Today, I still make a once a month trip to Sam's.  However, I'm finding that I buy less and less there.  Where at one time I would have my cart loaded down, now I buy the same two dozen items in alternating months.  I buy Finish dishwasher tabs, Oxy Clean powder, nuts, spices, maple syrup, milk, cheese and frozen veggies and fruits.  This last time I also picked up a few packages of medicine (Benadryl, Tylenol, Prilosec-except Sam's brand).  I no longer buy the paper goods, chips, bread, fruit, etc. that made Sam's prices such a good buy.
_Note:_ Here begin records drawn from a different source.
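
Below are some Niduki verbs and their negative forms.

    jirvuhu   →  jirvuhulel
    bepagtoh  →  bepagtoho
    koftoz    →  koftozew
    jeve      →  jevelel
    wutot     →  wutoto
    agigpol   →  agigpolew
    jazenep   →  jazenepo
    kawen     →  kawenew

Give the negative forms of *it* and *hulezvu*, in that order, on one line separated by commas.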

Last Friday, I picked up my first order from Azure Standard.  I got coconut oil, GMO free canola oil, coconut, walnuts, vanilla beans, salt, carrots, potatoes, and oranges.  Most importantly, I got a catalog.  Going through it, I found that I can get most everything I can get from Sam's and it's only slightly higher priced, and much of it is organic, which Sam's is not.  Over the next month or two, I plan to phase out Sam's completely and order my bulk items through Azure Standard.  I will pay a little more in up front cost, but I don't have to drive 40 minutes to Sam's and spend 2 hours walking the aisles.  With Azure Standard, I can order online and just go to the drop site and pick up my boxes of already packaged items.

I'm not sure what I'm going to do about my Finish tabs or Oxy-Clean yet, but I think I might just ask Mom to pick me up some when she goes for her big trips and I'll pay her back.  That seems the easiest.

So far, I'm really impressed with the products I got from Azure Standard.  So much so that I think I'll try to do the bulk of my shopping from there and fill in with dairy and eggs from a local farm.  I'm sure that toward the end of the month I'll need fresh produce, but I'm thinking that this might be the best way to stay within my budget.  It keeps getting harder and harder to do that.